Z promocji do kubła
Osiągnięcie takiego celu wymagałoby jednak całkowitej zmiany zasad działania rynku. Wyjątkowo niskie ceny wywołują bowiem znacznie więcej negatywnych zjawisk niż samo niszczenie żywności przez farmerów. Wielkie sieci handlowe regularnie organizują promocje, w ramach których niemal za bezcen sprzedają cukier, wołowinę, soki czy makaron, pod warunkiem że konsumenci za jednym razem nabędą większą ich ilość. Skutek: także w tym przypadku znaczna część żywności trafia do kubła, bo klienci kupują jej znacznie więcej, niż naprawdę potrzebują.
– Świetnie działa system bardzo wyrafinowanych technik sprzedaży, które mają zapewnić maksymalne obroty hipermarketom. Opakowania towarów są nadmiernie pojemne w stosunku do potrzeb, w szczególności singli. Na pierwszy plan wysuwa się argument ceny, a nie jakości produktów. Udaje się, że wołowina wołowinie równa, choć jedna pochodzi od krów ras mięsnych, inna od mlecznych. Także ustawienie półek jest zaprojektowane w taki sposób, aby konsument przeszedł przez maksymalnie wiele rejonów i natknął się jak najwięcej promocji – tłumaczy Andrew Chapple.
Tania żywność jest szczególnie rozpowszechniona w krajach, gdzie silną pozycję uzyskały sklepy dyskontowe, jak Lidl czy Aldi.

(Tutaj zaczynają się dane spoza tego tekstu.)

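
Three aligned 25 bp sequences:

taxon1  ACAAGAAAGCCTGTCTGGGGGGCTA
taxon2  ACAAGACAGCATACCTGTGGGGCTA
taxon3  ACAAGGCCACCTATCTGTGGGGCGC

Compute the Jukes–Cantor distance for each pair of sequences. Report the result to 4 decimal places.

taxon1–taxon2: 5/25 sites differ → p = 0.2, d = −0.75 ln(1 − 0.266667) = 0.232617 ≈ 0.2326.
taxon1–taxon3: 8/25 sites differ → p = 0.32, d = −0.75 ln(1 − 0.426667) = 0.417216 ≈ 0.4172.
taxon2–taxon3: 7/25 sites differ → p = 0.28, d = −0.75 ln(1 − 0.373333) = 0.350505 ≈ 0.3505.

d(taxon1,taxon2) = 0.2326, d(taxon1,taxon3) = 0.4172, d(taxon2,taxon3) = 0.3505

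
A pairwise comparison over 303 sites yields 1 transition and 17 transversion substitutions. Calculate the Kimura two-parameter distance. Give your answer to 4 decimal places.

0.0621

P = 1/303 ≈ 0.0033 and Q = 17/303 ≈ 0.056106.
Under the Kimura two-parameter model, d = −½ ln(1 − 2P − Q) − ¼ ln(1 − 2Q).
1 − 2P − Q = 0.937294, giving −½ ln(0.937294) = 0.032379.
1 − 2Q = 0.887788, giving −¼ ln(0.887788) = 0.029756.
d = 0.032379 + 0.029756 = 0.062135.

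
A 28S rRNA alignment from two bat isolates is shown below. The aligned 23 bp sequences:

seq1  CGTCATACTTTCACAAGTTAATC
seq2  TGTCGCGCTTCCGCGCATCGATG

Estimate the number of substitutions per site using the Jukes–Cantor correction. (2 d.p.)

0.89

The sequences differ at 12 of 23 sites, so p = 12/23 ≈ 0.521739.
d = −(3/4) ln(1 − 4p/3) = −0.75 ln(1 − 0.695652) = −0.75 ln(0.304348)
  = −0.75 × (-1.189583) = 0.892187 substitutions/site.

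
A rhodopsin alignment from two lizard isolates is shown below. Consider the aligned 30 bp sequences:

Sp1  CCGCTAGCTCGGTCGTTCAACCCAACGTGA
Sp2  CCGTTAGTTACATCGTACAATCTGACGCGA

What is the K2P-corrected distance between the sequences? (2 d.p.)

Of 30 sites, 7 differences are transitions and 3 are transversions, so P = 7/30 ≈ 0.233333 and Q = 3/30 = 0.1.
Under the Kimura two-parameter model, d = −½ ln(1 − 2P − Q) − ¼ ln(1 − 2Q).
1 − 2P − Q = 0.433334, giving −½ ln(0.433334) = 0.418123.
1 − 2Q = 0.8, giving −¼ ln(0.8) = 0.055786.
d = 0.418123 + 0.055786 = 0.473909.

0.47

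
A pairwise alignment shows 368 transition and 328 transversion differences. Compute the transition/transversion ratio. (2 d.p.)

1.12

R = 368/328 = 1.121951… ≈ 1.12 (to 2 d.p.).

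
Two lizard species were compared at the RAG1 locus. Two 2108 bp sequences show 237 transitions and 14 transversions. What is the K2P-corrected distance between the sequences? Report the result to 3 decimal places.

P = 237/2108 ≈ 0.112429 and Q = 14/2108 ≈ 0.006641.
Under the Kimura two-parameter model, d = −½ ln(1 − 2P − Q) − ¼ ln(1 − 2Q).
1 − 2P − Q = 0.768501, giving −½ ln(0.768501) = 0.131657.
1 − 2Q = 0.986718, giving −¼ ln(0.986718) = 0.003343.
d = 0.131657 + 0.003343 = 0.135000.

0.135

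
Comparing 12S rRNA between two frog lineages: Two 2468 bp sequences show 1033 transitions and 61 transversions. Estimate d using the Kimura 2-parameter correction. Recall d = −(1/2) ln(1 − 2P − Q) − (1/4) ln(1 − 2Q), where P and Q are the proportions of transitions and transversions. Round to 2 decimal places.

P = 1033/2468 ≈ 0.418558 and Q = 61/2468 ≈ 0.024716.
Under the Kimura two-parameter model, d = −½ ln(1 − 2P − Q) − ¼ ln(1 − 2Q).
1 − 2P − Q = 0.138168, giving −½ ln(0.138168) = 0.989642.
1 − 2Q = 0.950568, giving −¼ ln(0.950568) = 0.012674.
d = 0.989642 + 0.012674 = 1.002316.

1.00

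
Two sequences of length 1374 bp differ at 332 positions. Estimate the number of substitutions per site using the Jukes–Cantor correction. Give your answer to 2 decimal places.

p = 332/1374 ≈ 0.24163.
d = −(3/4) ln(1 − 4p/3) = −0.75 ln(1 − 0.322173) = −0.75 ln(0.677827)
  = −0.75 × (-0.388863) = 0.291647 substitutions/site.

0.29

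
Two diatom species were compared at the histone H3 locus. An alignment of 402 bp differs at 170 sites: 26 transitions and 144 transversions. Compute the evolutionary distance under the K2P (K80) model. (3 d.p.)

P = 26/402 ≈ 0.064677 and Q = 144/402 ≈ 0.358209.
Under the Kimura two-parameter model, d = −½ ln(1 − 2P − Q) − ¼ ln(1 − 2Q).
1 − 2P − Q = 0.512437, giving −½ ln(0.512437) = 0.334289.
1 − 2Q = 0.283582, giving −¼ ln(0.283582) = 0.315063.
d = 0.334289 + 0.315063 = 0.649352.

0.649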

To m.in. przypadek Niemiec – tu ceny w sklepach są wyraźnie niższe niż w sąsiedniej Francji. Aby utrzymać się na rynku, farmerzy i przedsiębiorstwa spożywcze jeszcze bardziej ograniczają koszty produkcji.

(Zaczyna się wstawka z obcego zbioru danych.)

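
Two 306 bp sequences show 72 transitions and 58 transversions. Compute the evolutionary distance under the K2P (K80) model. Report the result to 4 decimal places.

P = 72/306 ≈ 0.235294 and Q = 58/306 ≈ 0.189542.
Under the Kimura two-parameter model, d = −½ ln(1 − 2P − Q) − ¼ ln(1 − 2Q).
1 − 2P − Q = 0.33987, giving −½ ln(0.33987) = 0.539596.
1 − 2Q = 0.620916, giving −¼ ln(0.620916) = 0.119140.
d = 0.539596 + 0.119140 = 0.658736.

0.6587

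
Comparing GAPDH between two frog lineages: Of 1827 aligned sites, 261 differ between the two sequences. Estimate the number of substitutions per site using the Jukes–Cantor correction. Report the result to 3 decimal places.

p = 261/1827 ≈ 0.142857.
d = −(3/4) ln(1 − 4p/3) = −0.75 ln(1 − 0.190476) = −0.75 ln(0.809524)
  = −0.75 × (-0.211309) = 0.158482 substitutions/site.

0.158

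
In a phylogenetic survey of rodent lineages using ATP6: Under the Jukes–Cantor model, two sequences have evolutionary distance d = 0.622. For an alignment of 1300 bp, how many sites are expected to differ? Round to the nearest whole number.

Invert JC69: p = (3/4)(1 − e^(−4d/3)) = 0.75 × (1 − e^(-0.829333)) = 0.75 × (1 − 0.436340) = 0.422745.
Expected differing sites = pL ≈ 0.422745 × 1300 = 549.5685 ≈ 550.

550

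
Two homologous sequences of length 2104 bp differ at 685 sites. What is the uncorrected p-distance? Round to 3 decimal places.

0.326

p = 685/2104 = 0.325570… ≈ 0.326 (to 3 d.p.).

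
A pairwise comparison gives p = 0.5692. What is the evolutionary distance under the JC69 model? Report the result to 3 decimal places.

d = −(3/4) ln(1 − 4p/3) = −0.75 ln(1 − 0.758933) = −0.75 ln(0.241067)
  = −0.75 × (-1.422680) = 1.067010 substitutions/site.

1.067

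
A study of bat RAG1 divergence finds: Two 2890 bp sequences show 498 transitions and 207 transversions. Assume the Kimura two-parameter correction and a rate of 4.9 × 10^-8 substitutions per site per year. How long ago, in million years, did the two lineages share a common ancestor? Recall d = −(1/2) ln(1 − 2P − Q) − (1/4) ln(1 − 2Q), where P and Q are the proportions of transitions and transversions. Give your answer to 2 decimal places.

3.14

P = 498/2890 ≈ 0.172318 and Q = 207/2890 ≈ 0.071626.
Under the Kimura two-parameter model, d = −½ ln(1 − 2P − Q) − ¼ ln(1 − 2Q).
1 − 2P − Q = 0.583738, giving −½ ln(0.583738) = 0.269152.
1 − 2Q = 0.856748, giving −¼ ln(0.856748) = 0.038653.
d = 0.269152 + 0.038653 = 0.307805.
Under a molecular clock d = 2μt, so t = d/(2μ) = 0.307805 / (2 × 4.9 × 10^-8) = 3.14 million years.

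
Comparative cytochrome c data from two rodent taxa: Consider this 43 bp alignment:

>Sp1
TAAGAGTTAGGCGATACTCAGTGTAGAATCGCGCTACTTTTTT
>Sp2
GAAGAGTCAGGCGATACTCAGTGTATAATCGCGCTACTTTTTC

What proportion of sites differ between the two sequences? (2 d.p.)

0.09

The sequences differ at 4 of 43 positions (sites 1, 8, 26, 43).
p = 4/43 = 0.093023… ≈ 0.09 (to 2 d.p.).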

Spadek cen żywności powoduje także, że producenci coraz bardziej skracają terminy przydatności produktów do spożycia. Dla nich to dobry interes: klienci, którzy w ciągu paru dni nie zjedzą jogurtu czy paczkowanej szynki, wyrzucą ją do kosza i znów pojawią się w sklepie. Obrót więc przyspiesza kosztem tego, że w pełni zdatne do spożycia produkty niepotrzebnie trafiają do śmietnika.

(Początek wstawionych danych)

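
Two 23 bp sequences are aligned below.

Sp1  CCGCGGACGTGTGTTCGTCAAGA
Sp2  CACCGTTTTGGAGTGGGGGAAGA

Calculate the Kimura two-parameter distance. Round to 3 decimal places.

Of 23 sites, 1 differences are transitions and 11 are transversions, so P = 1/23 ≈ 0.043478 and Q = 11/23 ≈ 0.478261.
Under the Kimura two-parameter model, d = −½ ln(1 − 2P − Q) − ¼ ln(1 − 2Q).
1 − 2P − Q = 0.434783, giving −½ ln(0.434783) = 0.416454.
1 − 2Q = 0.043478, giving −¼ ln(0.043478) = 0.783875.
d = 0.416454 + 0.783875 = 1.200329.

1.200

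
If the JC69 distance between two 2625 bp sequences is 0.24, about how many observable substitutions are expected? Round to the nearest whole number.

539

Invert JC69: p = (3/4)(1 − e^(−4d/3)) = 0.75 × (1 − e^(-0.32)) = 0.75 × (1 − 0.726149) = 0.205388.
Expected differing sites = pL ≈ 0.205388 × 2625 = 539.1435 ≈ 539.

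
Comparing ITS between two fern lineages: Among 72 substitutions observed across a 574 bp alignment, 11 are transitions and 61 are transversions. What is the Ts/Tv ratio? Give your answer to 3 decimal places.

0.180

R = 11/61 = 0.180327… ≈ 0.180 (to 3 d.p.).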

Londyńscy eksperci twierdzą, że gdyby ceny żywności były nieco wyższe i nabrano by do niej szacunku, bez żadnych szczególnych zmian w zakresie i metodach produkcji można w skali świata zwiększyć konsumpcję aż o 70 procent. Tu i ówdzie pojawiają się inicjatywy, które zmierzają w tym kierunku. Pod naciskiem organizacji obywatelskich niektóre hipermarkety zaczynają traktować żywność z większym szacunkiem. Jedną z nich jest potentat handlowy Morrisons, który zawarł porozumienia z farmerami w sprawie dostawy owoców i warzyw, które są pełnowartościowe, ale nie spełniają najwyższych norm estetycznych. W sklepach sieci klienci, którzy kupią „normalne” jabłka czy gruszki, otrzymują za darmo taką samą ilość „felernych”. Takie inicjatywy pozostają jednak odosobnione. Gwałtowny wzrost podaży żywności na rynku nie wszystkim jest na rękę. – Przede wszystkim miałby fatalny wpływ na ceny. Handel żywnością i jej produkcja przestałyby być opłacalne, a przynajmniej marże zysku załamałyby się – wskazuje Federica Zolla.
W końcu zabraknie
Do zmiany zachowania producentów żywności zmusi jednak nie ekonomia, lecz demografia. Średnio co 12 lat liczba ludności świata wzrasta o kolejny miliard. W takim tempie za 30 lat będzie nas o 1/3 więcej niż obecnie, przeszło 9,5 mld zamiast dzisiejszych 7 mld. Tyle że przy powszechnych dziś metodach produkcja żywności za tym nie nadąży.